We all tend to worry too much. I used to make plans to fix the future. Something which we can not fix. I have learned to make plans with broader strokes. I have been fortunate in my working life to pursue my love of technology. I am very grateful for where I have landed. Not where I had planned to land but possibly where my heart wanted me to be. That may sound corny. Let me phrase it as my work is now doing what I once mused upon rather than the business I thought I would be running. As someone else put it, plans are useless but planning is invaluable.
Well either you have an abnormally healthy oral flora or a really bad dentist.

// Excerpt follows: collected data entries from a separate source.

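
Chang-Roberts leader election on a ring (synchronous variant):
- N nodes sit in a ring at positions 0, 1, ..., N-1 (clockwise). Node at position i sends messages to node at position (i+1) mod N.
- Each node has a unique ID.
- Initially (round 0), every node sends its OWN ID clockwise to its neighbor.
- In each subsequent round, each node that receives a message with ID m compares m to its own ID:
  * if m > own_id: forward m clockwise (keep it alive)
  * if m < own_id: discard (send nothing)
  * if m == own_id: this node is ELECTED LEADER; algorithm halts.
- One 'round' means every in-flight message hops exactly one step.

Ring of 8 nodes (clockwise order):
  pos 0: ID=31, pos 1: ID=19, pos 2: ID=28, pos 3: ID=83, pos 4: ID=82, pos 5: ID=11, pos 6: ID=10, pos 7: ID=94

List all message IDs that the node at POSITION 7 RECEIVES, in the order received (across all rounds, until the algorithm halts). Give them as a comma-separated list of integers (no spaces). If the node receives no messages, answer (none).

Answer: 10,11,82,83,94

Derivation:
Round 1: pos1(id19) recv 31: fwd; pos2(id28) recv 19: drop; pos3(id83) recv 28: drop; pos4(id82) recv 83: fwd; pos5(id11) recv 82: fwd; pos6(id10) recv 11: fwd; pos7(id94) recv 10: drop; pos0(id31) recv 94: fwd
Round 2: pos2(id28) recv 31: fwd; pos5(id11) recv 83: fwd; pos6(id10) recv 82: fwd; pos7(id94) recv 11: drop; pos1(id19) recv 94: fwd
Round 3: pos3(id83) recv 31: drop; pos6(id10) recv 83: fwd; pos7(id94) recv 82: drop; pos2(id28) recv 94: fwd
Round 4: pos7(id94) recv 83: drop; pos3(id83) recv 94: fwd
Round 5: pos4(id82) recv 94: fwd
Round 6: pos5(id11) recv 94: fwd
Round 7: pos6(id10) recv 94: fwd
Round 8: pos7(id94) recv 94: ELECTED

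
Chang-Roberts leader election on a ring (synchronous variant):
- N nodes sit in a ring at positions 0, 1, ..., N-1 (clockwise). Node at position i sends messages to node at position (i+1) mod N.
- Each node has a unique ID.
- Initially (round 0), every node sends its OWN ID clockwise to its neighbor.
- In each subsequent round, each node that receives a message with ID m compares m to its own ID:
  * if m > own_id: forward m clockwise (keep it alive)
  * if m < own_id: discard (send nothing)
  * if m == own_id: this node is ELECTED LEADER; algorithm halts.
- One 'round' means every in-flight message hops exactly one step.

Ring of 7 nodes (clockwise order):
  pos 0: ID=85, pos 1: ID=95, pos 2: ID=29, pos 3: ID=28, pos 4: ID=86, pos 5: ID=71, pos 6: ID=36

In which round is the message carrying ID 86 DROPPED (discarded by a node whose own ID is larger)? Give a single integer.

Answer: 4

Derivation:
Round 1: pos1(id95) recv 85: drop; pos2(id29) recv 95: fwd; pos3(id28) recv 29: fwd; pos4(id86) recv 28: drop; pos5(id71) recv 86: fwd; pos6(id36) recv 71: fwd; pos0(id85) recv 36: drop
Round 2: pos3(id28) recv 95: fwd; pos4(id86) recv 29: drop; pos6(id36) recv 86: fwd; pos0(id85) recv 71: drop
Round 3: pos4(id86) recv 95: fwd; pos0(id85) recv 86: fwd
Round 4: pos5(id71) recv 95: fwd; pos1(id95) recv 86: drop
Round 5: pos6(id36) recv 95: fwd
Round 6: pos0(id85) recv 95: fwd
Round 7: pos1(id95) recv 95: ELECTED
Message ID 86 originates at pos 4; dropped at pos 1 in round 4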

Usually the advice is to floss everyday to get rid of carbohydrates in your interdental space which can be a breeding ground for bacteria which will eventuall chip away your tooth enamel leading to eventual tooth decay (if I recite correctly).
I heard this in a TED talk years ago[0].
Telling people what you plan to do can evoke the same emotions as actually doing that thing, lowering the drive to do the work to accomplish the goal because you got your emotional reward already.
Being a serial starter, I retroactively noticed this pattern in myself when I heard this. Now, when I want to do something new, I shut up about it until I either complete it or have enough momentum in the project to have reached critical mass.